Os acusados viviam em Portugal desde 2009, em casas arrendadas ou em hotéis. Vários já tinham sido condenados, sobretudo por furto em Portugal e noutros países. A maioria estavam em situação irregular. Segundo o MP usavam documentos forjados para fazer contratos de compra e venda e de arrendamento, contando com o apoio de uma empresária portuguesa, também arguida.

“Quiseram molestar”
Seis dos homens teriam um papel de liderança. O cidadão croata de 51 anos seria um deles — desde logo, obtendo “documentos de identificação, de viagem e outros para cidadãos” incluindo menores. Os seis, diz o MP, decidiam também onde colocar no terreno as mulheres e os menores para o exercício da actividade criminosa (que deveria render uma maquia mínima por dia, que estava pré-estabelecida). Há várias queixas, citadas no processo, de turistas vítimas de furtos junto ao Padrão dos Descobrimentos, do Mosteiro dos Jerónimos, do Oceanário ou no recinto do Santuário de Fátima, por exemplo.

Cinco dos arguidos, incluindo o croata e as mães dos seus filhos, são especificamente citados sobre a forma como tratavam as crianças: “utilizaram os menores que estavam à sua guarda e cuidado para obterem proventos económicos que gastaram em seu benefício”; “tinham rendimentos elevados” capazes “de proporcionar as necessárias e devidas condições de desenvolvimento harmonioso e adequado aos menores”, mas não o fizeram e as crianças dormiam em colchões, andavam sujas e uma delas não teve o “necessário tratamento médico e medicamentoso” que a doença neurológica de que sofre exigia, com um agravamento do seu estado de saúde; “quiseram molestar.”

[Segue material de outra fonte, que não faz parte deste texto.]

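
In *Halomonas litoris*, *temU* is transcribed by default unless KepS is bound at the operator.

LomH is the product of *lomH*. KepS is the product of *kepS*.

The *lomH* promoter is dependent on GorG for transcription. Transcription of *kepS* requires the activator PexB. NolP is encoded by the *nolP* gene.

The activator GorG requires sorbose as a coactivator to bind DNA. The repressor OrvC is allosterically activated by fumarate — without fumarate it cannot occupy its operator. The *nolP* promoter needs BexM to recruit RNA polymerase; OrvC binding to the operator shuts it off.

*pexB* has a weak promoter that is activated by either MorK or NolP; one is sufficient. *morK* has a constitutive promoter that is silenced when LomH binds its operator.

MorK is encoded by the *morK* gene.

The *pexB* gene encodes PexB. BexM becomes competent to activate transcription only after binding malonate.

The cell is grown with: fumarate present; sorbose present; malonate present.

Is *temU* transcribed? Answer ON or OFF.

Sorbose is present, so GorG is active.
No repressor is bound and GorG is active, so *lomH* is transcribed.
So LomH is produced and active.
With repressor LomH bound, *morK* is not transcribed.
So MorK is not produced.
Fumarate is present, so OrvC is active.
Malonate is present, so BexM is active.
With repressor OrvC bound, *nolP* is not transcribed.
So NolP is not produced.
No activator is available at the *pexB* promoter, so *pexB* is not transcribed.
So PexB is not produced.
Required activator PexB is absent, so *kepS* is not transcribed.
So KepS is not produced.
With no repressor bound, *temU* is transcribed.

ON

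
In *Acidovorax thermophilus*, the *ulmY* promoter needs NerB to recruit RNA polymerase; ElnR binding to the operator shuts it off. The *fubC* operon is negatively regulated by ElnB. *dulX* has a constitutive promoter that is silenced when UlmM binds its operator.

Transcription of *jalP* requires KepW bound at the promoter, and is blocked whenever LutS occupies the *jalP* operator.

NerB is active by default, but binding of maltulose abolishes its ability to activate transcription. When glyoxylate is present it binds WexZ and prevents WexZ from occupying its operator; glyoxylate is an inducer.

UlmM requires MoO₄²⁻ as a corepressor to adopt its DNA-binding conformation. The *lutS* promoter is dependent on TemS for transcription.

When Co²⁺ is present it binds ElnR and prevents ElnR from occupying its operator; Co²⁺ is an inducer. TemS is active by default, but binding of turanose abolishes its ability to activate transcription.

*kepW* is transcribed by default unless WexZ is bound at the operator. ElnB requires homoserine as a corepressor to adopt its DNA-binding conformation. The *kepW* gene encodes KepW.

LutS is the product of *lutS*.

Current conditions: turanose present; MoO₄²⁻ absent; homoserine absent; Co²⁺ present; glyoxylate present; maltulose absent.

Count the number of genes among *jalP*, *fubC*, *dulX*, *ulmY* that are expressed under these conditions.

4

Glyoxylate is present, so WexZ is inactive.
With no repressor bound, *kepW* is transcribed.
So KepW is produced and active.
Turanose is present, so TemS is inactive.
Required activator TemS is absent, so *lutS* is not transcribed.
So LutS is not produced.
No repressor is bound and KepW is active, so *jalP* is transcribed.
→ *jalP* is ON.
Homoserine is absent, so ElnB is inactive.
With no repressor bound, *fubC* is transcribed.
→ *fubC* is ON.
MoO₄²⁻ is absent, so UlmM is inactive.
With no repressor bound, *dulX* is transcribed.
→ *dulX* is ON.
Co²⁺ is present, so ElnR is inactive.
Maltulose is absent, so NerB is active.
No repressor is bound and NerB is active, so *ulmY* is transcribed.
→ *ulmY* is ON.
4 of the 4 genes are transcribed.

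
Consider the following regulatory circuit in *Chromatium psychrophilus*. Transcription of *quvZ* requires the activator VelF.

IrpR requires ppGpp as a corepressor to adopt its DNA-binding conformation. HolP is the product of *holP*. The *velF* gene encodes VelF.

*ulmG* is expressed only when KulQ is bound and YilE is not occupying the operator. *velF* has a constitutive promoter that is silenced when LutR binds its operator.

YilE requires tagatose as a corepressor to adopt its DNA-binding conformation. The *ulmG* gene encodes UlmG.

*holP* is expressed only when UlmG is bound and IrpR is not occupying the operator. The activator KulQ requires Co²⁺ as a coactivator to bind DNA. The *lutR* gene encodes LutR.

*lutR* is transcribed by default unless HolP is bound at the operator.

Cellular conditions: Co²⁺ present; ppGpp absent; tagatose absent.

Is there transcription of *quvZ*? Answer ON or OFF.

Co²⁺ is present, so KulQ is active.
Tagatose is absent, so YilE is inactive.
No repressor is bound and KulQ is active, so *ulmG* is transcribed.
So UlmG is produced and active.
ppGpp is absent, so IrpR is inactive.
No repressor is bound and UlmG is active, so *holP* is transcribed.
So HolP is produced and active.
With repressor HolP bound, *lutR* is not transcribed.
So LutR is not produced.
With no repressor bound, *velF* is transcribed.
So VelF is produced and active.
No repressor is bound and VelF is active, so *quvZ* is transcribed.

ON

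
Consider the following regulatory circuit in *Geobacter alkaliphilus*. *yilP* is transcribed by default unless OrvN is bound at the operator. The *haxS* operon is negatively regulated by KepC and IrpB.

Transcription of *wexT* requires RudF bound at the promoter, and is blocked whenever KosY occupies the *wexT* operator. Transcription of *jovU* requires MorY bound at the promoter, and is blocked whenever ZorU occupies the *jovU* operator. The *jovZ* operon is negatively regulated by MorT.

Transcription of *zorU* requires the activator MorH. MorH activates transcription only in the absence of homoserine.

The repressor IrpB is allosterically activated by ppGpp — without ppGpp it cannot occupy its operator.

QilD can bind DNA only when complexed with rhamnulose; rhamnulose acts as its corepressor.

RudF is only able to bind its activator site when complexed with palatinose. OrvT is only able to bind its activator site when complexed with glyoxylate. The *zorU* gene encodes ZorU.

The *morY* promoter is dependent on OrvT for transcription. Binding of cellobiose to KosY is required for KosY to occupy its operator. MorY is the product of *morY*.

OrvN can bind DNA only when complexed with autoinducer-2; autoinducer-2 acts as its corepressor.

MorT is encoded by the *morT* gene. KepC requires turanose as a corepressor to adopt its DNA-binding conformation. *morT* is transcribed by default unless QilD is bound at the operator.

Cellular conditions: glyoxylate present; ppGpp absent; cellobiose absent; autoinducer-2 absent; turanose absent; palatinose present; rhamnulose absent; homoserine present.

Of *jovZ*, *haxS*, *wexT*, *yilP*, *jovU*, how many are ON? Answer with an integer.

4

Rhamnulose is absent, so QilD is inactive.
With no repressor bound, *morT* is transcribed.
So MorT is produced and active.
With repressor MorT bound, *jovZ* is not transcribed.
→ *jovZ* is OFF.
Turanose is absent, so KepC is inactive.
ppGpp is absent, so IrpB is inactive.
With no repressor bound, *haxS* is transcribed.
→ *haxS* is ON.
Palatinose is present, so RudF is active.
Cellobiose is absent, so KosY is inactive.
No repressor is bound and RudF is active, so *wexT* is transcribed.
→ *wexT* is ON.
Autoinducer-2 is absent, so OrvN is inactive.
With no repressor bound, *yilP* is transcribed.
→ *yilP* is ON.
Glyoxylate is present, so OrvT is active.
No repressor is bound and OrvT is active, so *morY* is transcribed.
So MorY is produced and active.
Homoserine is present, so MorH is inactive.
Required activator MorH is absent, so *zorU* is not transcribed.
So ZorU is not produced.
No repressor is bound and MorY is active, so *jovU* is transcribed.
→ *jovU* is ON.
4 of the 5 genes are transcribed.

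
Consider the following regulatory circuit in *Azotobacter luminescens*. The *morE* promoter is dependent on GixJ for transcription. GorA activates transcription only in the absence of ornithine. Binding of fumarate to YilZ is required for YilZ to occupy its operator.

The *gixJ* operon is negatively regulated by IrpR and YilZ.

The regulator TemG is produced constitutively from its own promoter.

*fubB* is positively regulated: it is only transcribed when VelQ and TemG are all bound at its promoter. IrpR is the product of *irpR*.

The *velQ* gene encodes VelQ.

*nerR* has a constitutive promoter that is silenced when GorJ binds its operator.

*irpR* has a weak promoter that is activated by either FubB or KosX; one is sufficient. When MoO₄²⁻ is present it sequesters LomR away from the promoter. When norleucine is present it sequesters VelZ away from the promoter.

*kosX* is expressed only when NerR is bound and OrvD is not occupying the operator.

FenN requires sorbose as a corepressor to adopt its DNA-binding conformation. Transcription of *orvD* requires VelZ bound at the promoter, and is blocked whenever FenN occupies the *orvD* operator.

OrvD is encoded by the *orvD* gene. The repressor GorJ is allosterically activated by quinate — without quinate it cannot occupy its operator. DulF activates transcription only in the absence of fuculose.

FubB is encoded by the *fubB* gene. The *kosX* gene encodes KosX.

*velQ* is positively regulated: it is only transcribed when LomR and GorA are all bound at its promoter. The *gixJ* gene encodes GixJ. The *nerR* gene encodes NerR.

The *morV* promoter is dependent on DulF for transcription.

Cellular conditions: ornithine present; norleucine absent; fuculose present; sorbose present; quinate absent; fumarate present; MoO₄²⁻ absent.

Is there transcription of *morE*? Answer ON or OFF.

MoO₄²⁻ is absent, so LomR is active.
Ornithine is present, so GorA is inactive.
Required activator GorA is absent, so *velQ* is not transcribed.
So VelQ is not produced.
TemG is produced constitutively and is active.
Required activator VelQ is absent, so *fubB* is not transcribed.
So FubB is not produced.
Norleucine is absent, so VelZ is active.
Sorbose is present, so FenN is active.
With repressor FenN bound, *orvD* is not transcribed.
So OrvD is not produced.
Quinate is absent, so GorJ is inactive.
With no repressor bound, *nerR* is transcribed.
So NerR is produced and active.
No repressor is bound and NerR is active, so *kosX* is transcribed.
So KosX is produced and active.
Activator KosX is present, so *irpR* is transcribed.
So IrpR is produced and active.
Fumarate is present, so YilZ is active.
With repressor IrpR bound, *gixJ* is not transcribed.
So GixJ is not produced.
Required activator GixJ is absent, so *morE* is not transcribed.

OFF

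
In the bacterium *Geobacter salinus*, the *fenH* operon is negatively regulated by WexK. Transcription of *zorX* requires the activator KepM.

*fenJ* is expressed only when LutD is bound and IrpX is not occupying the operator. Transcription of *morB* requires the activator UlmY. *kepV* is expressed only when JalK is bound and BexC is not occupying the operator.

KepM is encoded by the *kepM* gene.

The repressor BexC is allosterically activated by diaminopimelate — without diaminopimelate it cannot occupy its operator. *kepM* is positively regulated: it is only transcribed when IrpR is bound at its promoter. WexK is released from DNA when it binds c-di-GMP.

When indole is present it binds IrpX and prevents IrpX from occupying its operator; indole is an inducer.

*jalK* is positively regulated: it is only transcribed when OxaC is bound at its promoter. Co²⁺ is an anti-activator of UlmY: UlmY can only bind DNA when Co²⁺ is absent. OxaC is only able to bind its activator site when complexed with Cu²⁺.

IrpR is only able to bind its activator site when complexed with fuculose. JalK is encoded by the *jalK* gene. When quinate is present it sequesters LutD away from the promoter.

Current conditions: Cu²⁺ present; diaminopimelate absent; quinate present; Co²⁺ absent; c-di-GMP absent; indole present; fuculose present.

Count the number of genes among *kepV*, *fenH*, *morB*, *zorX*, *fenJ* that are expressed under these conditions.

3

Diaminopimelate is absent, so BexC is inactive.
Cu²⁺ is present, so OxaC is active.
No repressor is bound and OxaC is active, so *jalK* is transcribed.
So JalK is produced and active.
No repressor is bound and JalK is active, so *kepV* is transcribed.
→ *kepV* is ON.
c-di-GMP is absent, so WexK is active.
With repressor WexK bound, *fenH* is not transcribed.
→ *fenH* is OFF.
Co²⁺ is absent, so UlmY is active.
No repressor is bound and UlmY is active, so *morB* is transcribed.
→ *morB* is ON.
Fuculose is present, so IrpR is active.
No repressor is bound and IrpR is active, so *kepM* is transcribed.
So KepM is produced and active.
No repressor is bound and KepM is active, so *zorX* is transcribed.
→ *zorX* is ON.
Indole is present, so IrpX is inactive.
Quinate is present, so LutD is inactive.
Required activator LutD is absent, so *fenJ* is not transcribed.
→ *fenJ* is OFF.
3 of the 5 genes are transcribed.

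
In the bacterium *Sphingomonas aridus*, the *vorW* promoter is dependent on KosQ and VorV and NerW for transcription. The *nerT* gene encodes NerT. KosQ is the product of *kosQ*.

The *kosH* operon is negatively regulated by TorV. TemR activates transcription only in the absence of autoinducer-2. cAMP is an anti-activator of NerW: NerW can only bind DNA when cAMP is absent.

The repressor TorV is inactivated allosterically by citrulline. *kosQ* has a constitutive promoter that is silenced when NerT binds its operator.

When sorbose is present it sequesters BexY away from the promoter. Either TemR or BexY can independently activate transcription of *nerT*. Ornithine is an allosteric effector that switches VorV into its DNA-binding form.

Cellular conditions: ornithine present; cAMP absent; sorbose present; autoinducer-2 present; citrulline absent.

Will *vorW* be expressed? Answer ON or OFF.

ON

Autoinducer-2 is present, so TemR is inactive.
Sorbose is present, so BexY is inactive.
No activator is available at the *nerT* promoter, so *nerT* is not transcribed.
So NerT is not produced.
With no repressor bound, *kosQ* is transcribed.
So KosQ is produced and active.
Ornithine is present, so VorV is active.
cAMP is absent, so NerW is active.
No repressor is bound and KosQ and VorV and NerW are active, so *vorW* is transcribed.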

O croata, como muitos dos arguidos, é de etnia cigana. E Pedro Proença acusa: “O que há neste processo é sobretudo um enorme preconceito rácico. Não há indícios de maus tratos físicos ou violência física. Os miúdos não iam de facto à escola porque ainda não tinham os papeis da legalização. Há provas que eles iam com os miúdos ao médico. O MP agarrou-se a factos que indiciam uma total incapacidade de contextualizar e enquadrar o caso nos hábitos de vida destas pessoas. É verdade que os miúdos dormiam em colchões no chão. Mas é assim que eles vivem. O MP aproveitou fotos tiradas após a rusga policial que procedeu à detenção do meu cliente em sua casa para argumentar que não havia preocupações de higiene. Esqueceu-se que a polícia revirou a casa de alto a baixo, deixou um cenário de destruição.”

O advogado nota que a investigação policial durava há quase dois anos quando se fizeram as detenções. “Se havia indícios de utilização dos menores e maus tratos por que é que demoraram quase dois anos a intervir?”

Questionado pelo PÚBLICO, o Instituto de Segurança Social (ISS), que tutela o sistema de protecção de crianças, fez saber que não é possível fornecer informações “uma vez que a privacidade e confidencialidade de uma situação familiar e pessoal constituem deveres profissionais para os técnicos da Segurança Social”. O ISS entende, de resto, que princípios como os do superior interesse da criança “resultam claramente ofendidos pela exposição pública, mesmo que assegurado o anonimato”.

Tráfico de seres humanos excluído por causa de legislação
Um dos crimes que foi investigado neste processo foi o de tráfico de seres humanos, nomeadamente de crianças para fins de mendicidade — aliás, as crianças apanhadas nesta rede fizeram com que o Relatório Anual de Segurança Interna de 2012 revelasse um disparo nos casos de sinalização de tráfico de menores (para 36). A hipótese de mendicidade seria afastada pouco depois. Mais tarde, o MP excluiu também a acusação de tráfico de seres humanos pela “dificuldade de recolha de provas e de elementos nesse sentido”, segundo uma fonte ligada ao processo, mas também porque só em 2013 — já depois de efectuadas as detenções — foi transposto para o Código Penal português uma directiva europeia que define com maior abrangência o crime de tráfico de pessoas, até então circunscrito a tráfico para fins de exploração laboral, sexual ou de extracção de órgãos, não incluindo a “exploração laboral ilícita”.

A nova noção de tráfico de seres humanos inclui “a exploração de actividades criminosas, em especial a prática de pequenos furtos ou roubos, tráfico de droga ou outras actividades similares, em que as componentes da ilicitude e do lucro estejam incluídas”. com J.G.H.